International Journal of Computational Linguistics & Chinese Language Processing
Vol. 4, No. 2, August 1999


Title:
A Model for Word Sense Disambiguation

Author:
Li Juanzi, Huang Changning

Abstract:
Word sense disambiguation is one of the most difficult problems in natural language processing. This paper puts forward a model of mapping a structural semantic space from a thesaurus into a multi-dimensional, real-valued vector space and gives a word sense disambiguation method based on this mapping. The model, which uses an unsupervised learning method for acquiring the disambiguation knowledge, not only saves extensive manual work, but also realizes the sense tagging of a large amount of content words. Firstly, a Chinese thesaurus Cilin and a very large-scale corpus are used to construct the structure of the semantic space. Then, a dynamic disambiguation model is developed to disambiguate an ambiguous word according to the vectors of monosemous words in each of its possible categories. In order to resolve the problem of data sparseness, a method is proposed to make the model more robust. Testing results show that the model has a relatively good performance and can also be used for other languages.

Keyword:
Natural language processing, Word sense disambiguation, Unsupervised learning, Vector space, Language modeling


Title:
Resolving Translation Ambiguity and Target Polysemy in Cross-Language Information Retrieval

Author:
Hsin-Hsi Chen, Guo-Wei Bian and Wen-Cheng Lin

Abstract:
This paper deals with translation ambiguity and target polysemy problems together.
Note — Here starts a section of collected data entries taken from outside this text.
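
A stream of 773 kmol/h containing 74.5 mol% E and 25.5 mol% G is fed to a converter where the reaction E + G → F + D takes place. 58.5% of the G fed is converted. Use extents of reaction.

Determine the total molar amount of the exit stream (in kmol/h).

773 kmol/h

G reacted = 0.585 × 197.1 = 115.3 kmol/h; ν_G = −1, so ξ = 115.3/1 = 115.3 kmol/h.
Outlet amounts (n = n₀ + ν ξ):
  E: 575.9 − 1(115.3) = 460.6
  G: 197.1 − 1(115.3) = 81.8
  F: 0 + 1(115.3) = 115.3
  D: 0 + 1(115.3) = 115.3
Total out = 460.6 + 81.8 + 115.3 + 115.3 = 773 kmol/h.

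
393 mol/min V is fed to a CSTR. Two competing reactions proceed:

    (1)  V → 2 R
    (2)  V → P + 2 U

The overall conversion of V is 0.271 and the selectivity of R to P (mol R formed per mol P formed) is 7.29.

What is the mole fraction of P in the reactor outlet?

Conversion of V: V consumed = 0.271 × 393 = 106.5 mol/min = 1ξ₁ + 1ξ₂.
Selectivity: 2ξ₁ / (1ξ₂) = 7.29 → ξ₁ = 3.645 ξ₂.
Substitute: (1·3.645 + 1) ξ₂ = 106.5 → ξ₂ = 22.93 mol/min, ξ₁ = 83.57 mol/min.
Outlet amounts (n = n₀ + Σ ν·ξ):
  V: 393 − 1(83.57) − 1(22.93) = 286.5
  R: 0 + 2(83.57) = 167.1
  P: 0 + 1(22.93) = 22.93
  U: 0 + 2(22.93) = 45.86
Total out = 522.4 mol/min; y_P = 22.93 / 522.4 = 0.04389.

0.0439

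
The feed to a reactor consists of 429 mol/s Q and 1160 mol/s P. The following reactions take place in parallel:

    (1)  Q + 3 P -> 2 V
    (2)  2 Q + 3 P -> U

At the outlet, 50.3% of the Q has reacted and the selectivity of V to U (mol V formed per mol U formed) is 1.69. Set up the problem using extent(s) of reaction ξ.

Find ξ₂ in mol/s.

Conversion of Q: Q consumed = 0.503 × 429 = 215.8 mol/s = 1ξ₁ + 2ξ₂.
Selectivity: 2ξ₁ / (1ξ₂) = 1.69 → ξ₁ = 0.845 ξ₂.
Substitute: (1·0.845 + 2) ξ₂ = 215.8 → ξ₂ = 75.85 mol/s, ξ₁ = 64.09 mol/s.
Outlet amounts (n = n₀ + Σ ν·ξ):
  Q: 429 − 1(64.09) − 2(75.85) = 213.2
  P: 1160 − 3(64.09) − 3(75.85) = 740.2
  V: 0 + 2(64.09) = 128.2
  U: 0 + 1(75.85) = 75.85

ξ₂ = 75.8 mol/s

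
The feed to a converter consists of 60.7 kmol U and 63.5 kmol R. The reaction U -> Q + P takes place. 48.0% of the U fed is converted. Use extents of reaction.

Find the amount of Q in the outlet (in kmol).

29.1 kmol

U reacted = 0.48 × 60.7 = 29.14 kmol; ν_U = −1, so ξ = 29.14/1 = 29.14 kmol.
Outlet amounts (n = n₀ + ν ξ):
  U: 60.7 − 1(29.14) = 31.56
  Q: 0 + 1(29.14) = 29.14
  P: 0 + 1(29.14) = 29.14
  R: 63.5 (inert)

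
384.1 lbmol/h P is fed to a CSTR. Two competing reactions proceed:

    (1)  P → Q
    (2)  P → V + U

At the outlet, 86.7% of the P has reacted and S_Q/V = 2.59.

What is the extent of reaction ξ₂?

Conversion of P: P consumed = 0.867 × 384.1 = 333 lbmol/h = 1ξ₁ + 1ξ₂.
Selectivity: 1ξ₁ / (1ξ₂) = 2.59 → ξ₁ = 2.59 ξ₂.
Substitute: (1·2.59 + 1) ξ₂ = 333 → ξ₂ = 92.76 lbmol/h, ξ₁ = 240.3 lbmol/h.
Outlet amounts (n = n₀ + Σ ν·ξ):
  P: 384.1 − 1(240.3) − 1(92.76) = 51.09
  Q: 0 + 1(240.3) = 240.3
  V: 0 + 1(92.76) = 92.76
  U: 0 + 1(92.76) = 92.76

ξ₂ = 92.8 lbmol/h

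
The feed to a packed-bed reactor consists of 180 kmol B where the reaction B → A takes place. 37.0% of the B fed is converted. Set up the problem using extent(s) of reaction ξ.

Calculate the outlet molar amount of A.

66.6 kmol

B reacted = 0.37 × 180 = 66.6 kmol; ν_B = −1, so ξ = 66.6/1 = 66.6 kmol.
Outlet amounts (n = n₀ + ν ξ):
  B: 180 − 1(66.6) = 113.4
  A: 0 + 1(66.6) = 66.6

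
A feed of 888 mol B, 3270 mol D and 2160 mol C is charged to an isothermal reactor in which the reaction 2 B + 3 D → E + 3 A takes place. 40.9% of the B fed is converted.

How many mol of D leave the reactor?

B reacted = 0.409 × 888 = 363.2 mol; ν_B = −2, so ξ = 363.2/2 = 181.6 mol.
Outlet amounts (n = n₀ + ν ξ):
  B: 888 − 2(181.6) = 524.8
  D: 3270 − 3(181.6) = 2725
  E: 0 + 1(181.6) = 181.6
  A: 0 + 3(181.6) = 544.8
  C: 2160 (inert)

2730 mol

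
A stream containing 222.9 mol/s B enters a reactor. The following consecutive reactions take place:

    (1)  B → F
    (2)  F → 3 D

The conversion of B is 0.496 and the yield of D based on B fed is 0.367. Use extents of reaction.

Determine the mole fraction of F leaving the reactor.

Conversion of B: B consumed = 1ξ₁ = 0.496 × 222.9 → ξ₁ = 110.6 mol/s.
Yield of D: 3ξ₂ / 222.9 = 0.367 → ξ₂ = 27.27 mol/s.
Outlet amounts (n = n₀ + Σ ν·ξ):
  B: 222.9 − 1(110.6) = 112.3
  F: 0 + 1(110.6) − 1(27.27) = 83.29
  D: 0 + 3(27.27) = 81.8
Total out = 277.4 mol/s; y_F = 83.29 / 277.4 = 0.3002.

0.3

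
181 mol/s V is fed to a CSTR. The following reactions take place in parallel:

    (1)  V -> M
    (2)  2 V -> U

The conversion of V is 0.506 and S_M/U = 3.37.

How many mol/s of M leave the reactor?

Conversion of V: V consumed = 0.506 × 181 = 91.59 mol/s = 1ξ₁ + 2ξ₂.
Selectivity: 1ξ₁ / (1ξ₂) = 3.37 → ξ₁ = 3.37 ξ₂.
Substitute: (1·3.37 + 2) ξ₂ = 91.59 → ξ₂ = 17.06 mol/s, ξ₁ = 57.48 mol/s.
Outlet amounts (n = n₀ + Σ ν·ξ):
  V: 181 − 1(57.48) − 2(17.06) = 89.41
  M: 0 + 1(57.48) = 57.48
  U: 0 + 1(17.06) = 17.06

57.5 mol/s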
Two monolingual balanced corpora are employed to learn word co-occurrence for the purpose of translation ambiguity resolution and augmented translation restrictions for that of target polysemy resolution. Experiments show that the model achieves 62.92% monolingual information retrieval, which is 40.80% better than that of the select-all model. When target polysemy resolution is added, the retrieval performance represents approximately a 10.11% increase over that of the model which resolves translation ambiguity only.

Keyword:
Cross-language information retrieval, Query translation, Translation ambiguity, Target polysemy, Augmented translation restriction


Title:
General Knowledge Annotation Based on How-net (
基於知網的常識知識標注)

Author:
Gan Kok Wee, Tham Wai Mun (
顏國偉, 譚慧敏)

Abstract:
知網是個雙語的常識知識庫,描述概念與概念之間種種不同的關係,包括上下位關係、近義關係、反義關係、部件與整體間的關係、屬性與宿主之間的關係、材料與成品之間的關係、對逆關係、動態角色關係和概念同現關係。本文利用知網標注了三萬目詞的語料。我們的語料來自中央研究院平衡語料庫(第三版)中有關社會犯罪的報章報導。玆將標注方法以及標注過程中所發現的問題和我們的解決方案摘要報告。

Keyword:
Machine Translation, Mandarin, Speech Synthesis, Taiwanese, Min Nan, Tone Sandhi.


Title:
Project Report: Sinica Treebank (
中文句結構樹資料庫的構建)

Author:
Feng-Yi Chen, Pi-Fang Tsai, Keh-Jiann Chen, Chu-Ren Hunag (
陳鳳儀, 蔡碧芳, 陳克健, 黃居仁)

Abstract:
中文句結構樹資料庫建構(Sinica Treebank)的主要目的是提供中文自然語言處理研究一個具有標記語料庫的研究素材,我們可以從這個中文句結構樹資料庫中抽取語法知識,也藉由語法知識的抽取與瞭解使我們的剖析系統功能更趨完善。本文介紹中文句結構樹資料庫(Sinica Treebank)構建方法和步驟,從五百萬詞的中央研究院平衡語料庫(Sinica Corpus),抽取句子,以訊息為本格位語法(Information - based Case Grammar, ICG)的表達模式為基本架構,經由電腦自動剖析成結構樹,可以盡量維持結構標記的一致性,最後並加以人工修正、檢驗,以維持標記的正確性。對於歧義的句法結構形式及詞類標記,我們也提出處理的原則。